Artificial Intelligence Uses NASA/JPL Data to Make Important Discovery in Far-off Solar System

New trend of analyzing old, archival data using latest AI techniques could yield many new discoveries

Published : Friday, December 15, 2017 | 6:43 AM

Kepler-90 System Compared to Our Solar System (Artist's Concept)

Image Courtesy JPL/Caltech

We are not alone.

Using data from NASA’s Kepler Space Telescope, which was developed through Pasadena’s Jet Propulsion Laboratory, scientists have discovered an eighth planet circling Kepler-90, a Sun-like star 2,545 light years from Earth. The discovery means that the first time in history, humans have now discovered a solar system with just as many planets as our own, NASA revealed Thursday.

But it’s far away, really far away. 2,545 light years away from Earth, to be exact.

The eight discovered “exo-planets,” planets outside our own solar system, orbit the the Kepler-90 star, which looks similar to the sun.

According to a NASA announcement, the newly-discovered Kepler-90i—a hot, rocky planet that orbits its star or ‘“sun,” once every 14.4 days—was found using machine learning from Google.

But, no, 90i is not another Earth. Its average surface temperature is 800 degrees fahrenheit.

Google-developed machine learning, which helped locate the far-away planet, is an approach to artificial intelligence in which computers “learn,” said JPL Thursday. In this case, computers learned to identify planets by finding in Kepler data instances where the telescope recorded changes in starlight caused by planets beyond our solar system, known as exoplanets.

According to Dr. Eric Mamajek, deputy program chief scientist for NASA’s JPL-based, Exoplanet Exploration Program, which manages the Kepler mission, the Kepler-90 system was previously known to have seven transiting planets.

“The real story,” said Mamajek in an email interview, “is that new techniques like machine learning can be applied to this archival data from the NASA Kepler exoplanet mission, and yield new discoveries.”

Paul Hertz, director of NASA’s Astrophysics Division in Washington, illustrated the significance of the discovery, saying, “Just as we expected, there are exciting discoveries lurking in our archived Kepler data, waiting for the right tool or technology to unearth them. This finding shows that our data will be a treasure trove available to innovative researchers for years to come.”

But before anyone organizes flights to the new solar system, or begins preparing for a visit from our new cosmic neighbors, Mamajek, put the discovery in perspective, explaining, “This discovery shows that new techniques like neural networks can yield the precious, often faint, signals of small Earth-size planets in large data sets taken with space telescopes. We really need as many computerized tools and automated techniques as possible to sift through the many gigabytes of telescope imagery to find these signals.

Asked if the new planet in the far-off solar system represents another Earth, Mamajek took a very long view.

“There two different aspects to that,” he began. “When you say a ‘second Earth’, I’m imagining a planet of nearly identical mass, size, and composition as Earth with similar atmosphere, surface water, and perhaps life. This is like searching for a person with almost identical properties to yourself when encountering hundreds or thousands of people. What Kepler has taught is that small rocky planets similar in size to Earth are very common in the universe. But, astronomers do not yet have a strong handle on the variety of conditions on those planets – their atmospheres, temperate temperatures, whether they have surface water, magnetic fields, plate tectonics, all the things that Earth has, and which seem to be critical to life’s development and survival on this planet.

In other words, said Mamajek, scientists can likely locate lots of planets, but not lots of Earths.

“Astronomers will probably need to discover and characterize perhaps dozens, or even hundreds, of small rocky planets around nearby stars in order to find one that is similar to Earth,” he explained. “This is a tall order, and if we are talking imaging and spectrally characterizing many planets around the nearest stars, then astronomers will need large space telescopes to be able to do this.”

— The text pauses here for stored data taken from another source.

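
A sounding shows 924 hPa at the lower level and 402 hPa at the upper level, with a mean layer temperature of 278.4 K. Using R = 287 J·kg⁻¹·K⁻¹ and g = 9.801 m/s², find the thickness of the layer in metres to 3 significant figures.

Hypsometric equation: Δz = (R T̄/g) ln(P₁/P₂).
R T̄/g = 287 × 278.4 / 9.801 = 8152.3 m.
ln(924/402) = ln(2.2985) = 0.83226.
Δz = 8152.3 × 0.83226 = 6784.8 m.

Δz ≈ 6780 m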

Mamajek noted that JPL is currently developing technologies for coronagraphs and starshades which will enable space telescopes to reduce the bright glow of the stars in order to find the faint light from Earth-like planets.

Planets like Earth are billions of times fainter than their stars, said Mamajek, “so any telescope system flown with the purpose of discovering other Earth-like planets needs technology for blocking the bright light of their host stars.”

As to the question of whether the new machine learning telescopes can actually help find new lives in other solar systems, Mamajek was a little circumspect.

Responded Mamajek, “Machine learning techniques provide yet another tool in scientist’s belt of techniques for analyzing data from planet-hunting telescopes, and it may be helpful in classifying spectra for potentially habitable planets; in other words, looking at the chemical fingerprints of light from distant worlds which will help tell us what their atmospheres are made of and what their surfaces are like.

“We may detect the ‘biosignature’ gases of exoplanets with life, long before we hear or see “ET,” or any other life form out there,” said Mamajek, adding wisely, “Perhaps by then the machines will have learned to replace “us”, and then they’ll definitely need machine learning to find ET.”

Ames Research Center runs the Kepler mission on a day-to-day basis.